Österreich will in Europa zum Vorreiter werden, mit klimaneutral erzeugtem Wasserstoff die Energiewende voranzubringen. In Linz baut der Stahlkonzern voestalpine gemeinsam mit Siemens und dem Stromkonzern Verbund eine Pilotanlage zur industriellen Erzeugung von "grünem Wasserstoff" aus Überschussstrom.

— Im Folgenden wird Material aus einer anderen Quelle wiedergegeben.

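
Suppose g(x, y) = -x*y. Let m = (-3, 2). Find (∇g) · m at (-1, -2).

-4

∂g/∂x = -y
∂g/∂y = -x
∇g at (-1, -2) = (2, 1)
∇g · m = (2)(-3) + (1)(2) = -4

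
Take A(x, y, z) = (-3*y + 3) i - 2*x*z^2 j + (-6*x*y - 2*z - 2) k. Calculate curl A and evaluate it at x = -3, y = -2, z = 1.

(6, -12, 1)

(∇×A)₁ = ∂A₃/∂y − ∂A₂/∂z = 4*x*z - 6*x
(∇×A)₂ = ∂A₁/∂z − ∂A₃/∂x = 6*y
(∇×A)₃ = ∂A₂/∂x − ∂A₁/∂y = -2*z^2 + 3
∇×A = (4*x*z - 6*x, 6*y, -2*z^2 + 3)
At (-3, -2, 1): (6, -12, 1).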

Bei der Wasserstoff-Anlage in Linz wird ein Wirkungsgrad von 80 Prozent angestrebt. H2Future SN/h2future
Bei der Wasserstoff-Anlage in Linz wird ein Wirkungsgrad von 80 Prozent angestrebt. H2Future

Es gibt nicht viele sogenannte Leuchtturmprojekte zur künftigen Energieversorgung, die die Europäische Union in Österreich fördert - eines davon nimmt jetzt in Linz konkret Gestalt an. Dabei setzen der Stahlkonzern voestalpine, der Stromkonzern Verbund und Siemens als Technologielieferant auf Wasserstoff, der aus überschüssigem Strom aus erneuerbaren Energien hergestellt wird. Eine Pilotanlage ist bereits in Bau, am Montag erfolgte der offizielle Start. Die Anlage soll 18 Millionen Euro kosten. Zwei Drittel davon zahlt die EU, den Rest teilen sich die beteiligten Konzerne.